Remember, an indictment is an allegation of criminal conduct; it is not a determination of illegality nor is an indictment itself evidence. Drs. Canova and Maldonado, and each of the other defendants, are presumed innocent until proven guilty in a court of law.

The (Should be) Evident Takeaways

The federal Anti-Kickback Statute makes it illegal to offer, solicit, pay, or accept remuneration for the referral of services or products to federal healthcare program patients.

Penalties for violation of the AKS include jail time, criminal fines, civil monetary penalties and debarment from participation in federally funded health care programs.

What passes as common knowledge in this area does not come close to comprehending the complexity of AKS compliance. Certainly, any payment in cash or in kind, such as for rent or staff salaries, in connection with a referral arrangement should easily be seen by you for what it is – a kickback.

More sophisticated schemes, often centering around, in the lab context, physician-owned labs and schemes that claim to segregate referrals of federal healthcare program patients from all other patients, are, for many, harder to spot, but they should all be viewed by you as painted with fluorescent bullseye targets.

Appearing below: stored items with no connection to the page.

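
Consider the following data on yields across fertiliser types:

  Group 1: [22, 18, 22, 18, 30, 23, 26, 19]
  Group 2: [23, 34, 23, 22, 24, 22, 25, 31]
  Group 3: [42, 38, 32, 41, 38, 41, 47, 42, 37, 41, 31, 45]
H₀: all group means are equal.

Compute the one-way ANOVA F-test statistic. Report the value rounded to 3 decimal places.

Group means [22.25, 25.50, 39.58], grand mean 30.607
SSB = Σnᵢ(x̄ᵢ−x̄)² = 1734.262; SSW = ΣΣ(x−x̄ᵢ)² = 508.417
MSB = 1734.262/2 = 867.1310; MSW = 508.417/25 = 20.3367
F = MSB/MSW = 42.6388
df = (2, 25)

test statistic = 42.639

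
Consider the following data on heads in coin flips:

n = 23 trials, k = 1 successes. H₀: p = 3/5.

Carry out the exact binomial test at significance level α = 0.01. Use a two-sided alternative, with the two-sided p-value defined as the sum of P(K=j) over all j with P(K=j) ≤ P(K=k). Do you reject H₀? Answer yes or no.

reject H₀: yes

Exact binomial: n=23, k=1, p₀=3/5=0.6000
P(X=j) = C(n,j)·p₀^j·(1−p₀)^(n−j); p = Σ P(X=j) over j with P(X=j) ≤ P(X=1)
p-value (two-sided) = 0.00000
At α=0.01: p < α → reject H₀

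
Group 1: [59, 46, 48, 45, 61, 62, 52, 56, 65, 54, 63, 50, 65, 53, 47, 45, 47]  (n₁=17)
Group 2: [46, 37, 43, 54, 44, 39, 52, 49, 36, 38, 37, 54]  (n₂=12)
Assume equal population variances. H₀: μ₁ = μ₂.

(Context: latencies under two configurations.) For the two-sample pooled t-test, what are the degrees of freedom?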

In my experience, the other party to one of these deals often claims, rightly or wrongly, that the deal has been “approved by our healthcare counsel.” Maybe they’re lying. Maybe they’re telling the truth and their lawyers are clueless; the lawyers certainly won’t go to jail for their client. Be very careful when entering into any arrangement with a referral source or a recipient of your referrals. Get experienced healthcare counsel involved at the earliest point in time – and, that means, before you do it.